Montgomery County’s school board effectively turned down a request Tuesday from leaders of the county’s growing Muslim community to recognize an Islamic holy day next school year with an official day off.
Saying they could not simply add a school closing for a religious occasion, board members asked that student and staff attendance be monitored closely on future Muslim holidays to determine whether there is sufficient absenteeism to warrant such a move.
“I think it’s important to recognize this is not a ‘no’ forever,” said John Mannes, the board’s student member.
Students who miss school for the religious holidays are excused, but many students attend classes anyway, worried they will fall behind.
At Tuesday’s meeting and afterward, several Muslim leaders called for fairness as they noted Montgomery’s lineup of Jewish and Christian school holidays, including Yom Kippur, Rosh Hashanah, Christmas and Good Friday.
Their testimony followed several months of effortto push for greater recognition of the Islamic holidays, particularly Eid al-Adha, which falls in mid-October next year and honors the prophet Abraham for his willingness to sacrifice his son for God.
Muslim leaders and parents stepped up the campaign last week, sending more than 500 e-mails to Montgomery administrators and elected officials, organizers said.
“All we’re asking for is equality under the law,” said Mudusar Raza, president of Maryland chapter of the Council on American-Islamic Relations.
Now, families struggle on holidays, with children feeling a need to be in two places at once, he said. “You feel like your kids are missing out on their heritage,” he said.

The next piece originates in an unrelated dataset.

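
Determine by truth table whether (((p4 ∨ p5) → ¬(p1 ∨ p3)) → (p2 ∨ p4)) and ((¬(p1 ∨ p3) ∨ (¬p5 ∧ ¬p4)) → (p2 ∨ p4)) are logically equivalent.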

Raza said he realizes that the school system cannot accommodate every religion with a no-school holiday but said objective criteria should be used to consider requests.
Many board members agreed such criteria is needed. No one could say how much absenteeism, for example, would effectively make the case for closing schools on a holiday.
“We have to have a standard,” said board member Christopher S. Barclay (District 4), who said he did not want to be “reactive” but instead to work toward a clearer approach.
Board member Michael A. Durso (District 5) weighed in as the board’s lone vote Tuesday against adopting next year’s school calendar with only the standard holidays.
Durso said that for “a system that prides itself on its inclusiveness and diversity,” the message may be misconstrued. “It just bothers me, what do we say to our Muslim students and parents?”
There are no exact figures on Muslim students or teachers in Montgomery, but Muslim leaders say the population is sizable and growing.
Past decisions to close school for Jewish and Christian holidays have been based on state law or student and staff absenteeism, not on honoring a particular religion, or ethnic or cultural group, officials said.
In recent years, absenteeism on Muslim holidays has not been high, they said.
Anhar Karim, 16, a junior at Northwest High School in Germantown and president of the county’s Muslim Student Association, said the lack of an official holiday makes a practical difference in the classroom.
“It took me two weeks to make up all I missed last year,” he said.
Samira Hussein, a Muslim leader who is the parent of adult children, said she was disappointed by the board’s decision and objected to what she sees as a lack of understanding.
“I’d like to see them on Christmas Day or Easter or Yom Kippur — how would they feel if their children had to leave their home, the warmth, and go to school?” she asked. “How would they feel if they were in our shoes?”
Eight of Maryland’s 24 school systems close for the two Jewish holidays, and none close for Muslim holidays, school officials said in a report.
The idea of schools closing for Easter Monday — the day after Easter — has come in for special criticism.
Maryland law requires schools to close on Good Friday and Easter Monday, among other days, board members said.
Saqib Ali, a former state delegate and Muslim leader, said the inequality is striking.
“My wife is a Christian, and she assures me that Easter Monday is not a real holiday,” he said. “So if the Montgomery County school system can find a way to justify that, we feel that most certainly closing the schools on Muslim holidays is warranted.”
The recent debate goes back several months. Montgomery County Council member George L. Leventhal (D-At Large) wrote a letterto school officials in May saying that the county’s burgeoning Muslim community deserved “the same recognition of their most sacred holidays that other faiths enjoy.”
He said that he had heard numerous complaints and that to him, the issue was a matter of “fairness, respect and inclusion.”